To date, the new press cohort has only attended one official on-the-record briefing led by Defense Department press secretary Kingsley Wilson, who used the occasion to openly criticize the veteran journalists who left over the new policy. Before joining the Pentagon’s leadership team, Wilson led digital media operations for the Center for Renewing America, a prominent pro-Trump conservative think tank.

“Legacy media chose to self-deport from this building,” Wilson said at the briefing. “We’re not going to beg these old gatekeepers to come back, and we’re not rebuilding a broken model to appease them. Instead, we’re welcoming new media outlets that actually reach Americans.”

From its launch, this new press model was never designed to support independent journalism or expand public access to government information. To date, none of the Pentagon’s right-wing influencer press corps have published any original, new reporting related to the Venezuela raid. Several members of the group, including Higby, have instead shifted their focus to unproven claims of childcare fraud in Minnesota, chasing a story that right-wing creator Nick Shirley claimed to uncover in a viral YouTube video posted last week — even though local Minnesota news outlets have been reporting on the issue for years.

The current dynamic draws clear parallels to the early days of the Iraq War, when pro-invasion bloggers positioned themselves as an unfiltered alternative to what they dismissed as biased mainstream coverage. These early war bloggers built large audiences specifically by attacking mainstream writers and independent bloggers that opposed the U.S. invasion, pushing only pro-war narratives that aligned with the U.S. government’s position. That same dynamic is playing out today: Lancevideos, a creator who is part of the Pentagon’s new official press corps, has labeled congressional critics of the Venezuela operation like Representative Thomas Massie “libtards” for their opposition. He has also publicly called for additional cross-border raids, writing on X: “Could Iran be next? USA kidnapping spree must continue.”

To date, there is no evidence that any of the newly credentialed Pentagon press members have produced any substantive original reporting on the Venezuela raid, and none appear to have received a single official briefing on the operation from Pentagon leadership. Instead, they have flooded social media with endless memes and posts that blindly back the raid — an outcome that experts say is exactly what the Pentagon intended when it recruited the cohort. The Pentagon did not immediately respond to WIRED’s request for comment on the press corps’ role covering the operation.

“These influencers sound exactly like the armchair warriors who wrote pro-war blogs from their homes two decades ago, just parroting whatever the military put out,” says Melissa Wall, a journalism professor at California State University, Northridge, who has published extensive research on the 2000s warblogging movement. “Are they actually getting any real, non-public information? Or are they just repackaging press releases and whatever official content is handed to them?”
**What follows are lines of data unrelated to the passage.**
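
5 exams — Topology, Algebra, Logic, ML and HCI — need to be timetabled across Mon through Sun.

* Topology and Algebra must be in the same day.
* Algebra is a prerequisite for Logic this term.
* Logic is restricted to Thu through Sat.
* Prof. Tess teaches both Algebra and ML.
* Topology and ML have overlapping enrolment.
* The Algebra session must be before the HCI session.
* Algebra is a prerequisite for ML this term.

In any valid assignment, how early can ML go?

Tue

Precedence pushes ML to at least Tue.
ML at Tue is achievable: Topology in Mon, Logic in Thu, Algebra in Mon, ML in Tue, HCI in Tue.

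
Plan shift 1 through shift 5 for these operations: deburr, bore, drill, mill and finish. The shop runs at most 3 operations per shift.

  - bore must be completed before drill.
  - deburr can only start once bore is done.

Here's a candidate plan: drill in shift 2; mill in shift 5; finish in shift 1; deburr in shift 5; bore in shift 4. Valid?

bore must be completed before drill — violated.
The shop runs at most 3 operations per shift — holds.
deburr can only start once bore is done — holds.

Invalid. bore must be completed before drill.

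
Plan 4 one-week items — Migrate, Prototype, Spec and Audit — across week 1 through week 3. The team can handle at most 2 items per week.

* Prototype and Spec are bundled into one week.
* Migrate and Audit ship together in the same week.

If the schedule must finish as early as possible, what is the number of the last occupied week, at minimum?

With at most 2 per week and 4 tasks, at least 2 weeks are needed.
2 works (last occupied week: week 2): for example Prototype -> week 2, Spec -> week 2, Audit -> week 1, Migrate -> week 1.

2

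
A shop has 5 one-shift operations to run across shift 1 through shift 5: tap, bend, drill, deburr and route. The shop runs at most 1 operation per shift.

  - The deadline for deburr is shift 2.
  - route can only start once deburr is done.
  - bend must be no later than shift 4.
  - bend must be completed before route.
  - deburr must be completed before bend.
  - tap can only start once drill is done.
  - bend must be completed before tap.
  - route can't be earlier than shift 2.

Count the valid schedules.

7

Splitting on tap: it can be shift 4 (3), shift 5 (4). Listing each branch's schedules as (bend, drill, deburr, route) by shift number:
tap=shift 4: (2,3,1,5) (3,1,2,5) (3,2,1,5) — 3.
tap=shift 5: (2,3,1,4) (2,4,1,3) (3,1,2,4) (3,2,1,4) — 4.
Summing: 3 + 4 = 7.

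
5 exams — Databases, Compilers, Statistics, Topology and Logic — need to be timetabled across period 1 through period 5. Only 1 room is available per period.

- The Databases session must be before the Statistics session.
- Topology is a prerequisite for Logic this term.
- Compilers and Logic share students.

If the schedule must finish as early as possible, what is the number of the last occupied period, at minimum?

period 5

The precedence chain requires at least 2 distinct periods.
With at most 1 per period and 5 exams, at least 5 periods are needed.
5 works (last occupied period: period 5): for example Statistics -> period 2, Compilers -> period 5, Topology -> period 3, Databases -> period 1, Logic -> period 4.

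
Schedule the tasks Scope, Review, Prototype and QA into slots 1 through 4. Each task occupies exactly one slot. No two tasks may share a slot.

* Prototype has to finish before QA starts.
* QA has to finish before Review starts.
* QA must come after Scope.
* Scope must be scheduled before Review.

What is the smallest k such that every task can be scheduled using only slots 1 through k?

4

The precedence chain requires at least 3 distinct slots.
With at most 1 per slot and 4 tasks, at least 4 slots are needed.
4 works (last occupied slot: 4): for example Scope -> 1, QA -> 3, Prototype -> 2, Review -> 4.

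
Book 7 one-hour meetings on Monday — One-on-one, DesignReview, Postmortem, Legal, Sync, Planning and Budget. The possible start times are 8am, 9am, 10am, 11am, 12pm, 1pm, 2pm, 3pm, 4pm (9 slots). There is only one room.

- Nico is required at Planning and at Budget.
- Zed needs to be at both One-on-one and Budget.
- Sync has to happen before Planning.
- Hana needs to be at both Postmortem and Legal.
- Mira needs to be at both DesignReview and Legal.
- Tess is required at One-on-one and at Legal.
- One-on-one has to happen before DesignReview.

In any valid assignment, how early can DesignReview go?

9am

Precedence pushes DesignReview to at least 9am.
DesignReview at 9am is achievable: One-on-one=8am; Postmortem=12pm; Budget=2pm; Sync=10am; DesignReview=9am; Legal=1pm; Planning=11am.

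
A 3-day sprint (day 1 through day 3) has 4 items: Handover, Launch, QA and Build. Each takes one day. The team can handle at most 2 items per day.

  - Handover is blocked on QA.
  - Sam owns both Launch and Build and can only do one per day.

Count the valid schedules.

Splitting on Handover: it can be day 2 (6), day 3 (12). Listing each branch's schedules as (Launch, QA, Build) by day number:
Handover=day 2: (1,1,2) (1,1,3) (2,1,1) (2,1,3) (3,1,1) (3,1,2) — 6.
Handover=day 3: (1,1,2) (1,1,3) (1,2,2) (1,2,3) (2,1,1) (2,1,3) (2,2,1) (2,2,3) (3,1,1) (3,1,2) (3,2,1) (3,2,2) — 12.
Summing: 6 + 12 = 18.

18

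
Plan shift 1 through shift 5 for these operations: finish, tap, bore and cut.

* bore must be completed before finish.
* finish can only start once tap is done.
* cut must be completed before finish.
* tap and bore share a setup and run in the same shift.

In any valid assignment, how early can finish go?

Precedence pushes finish to at least shift 2.
finish at shift 2 is achievable: finish in shift 2; tap in shift 1; cut in shift 1; bore in shift 1.

shift 2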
Earlier this week, Defense Secretary Pete Hegseth launched what the Pentagon is calling the “Arsenal of Freedom Tour.” According to reporting from Status News, during the tour’s first stop at a Virginia shipyard on Monday, Hegseth was only accompanied by one major mainstream outlet (CNN) alongside a large group of right-wing media figures. One of those figures, John Konrad, was overheard trying to secure an autograph from Hegseth for a book Konrad wrote. (Konrad told Status News the autograph was “not for me.”)

Wall argues that flooding public discourse with pro-administration content is the explicit goal of the new Pentagon press model. “They can just flood the zone,” Wall said. “They can just put out so much content you can't really find the truth.”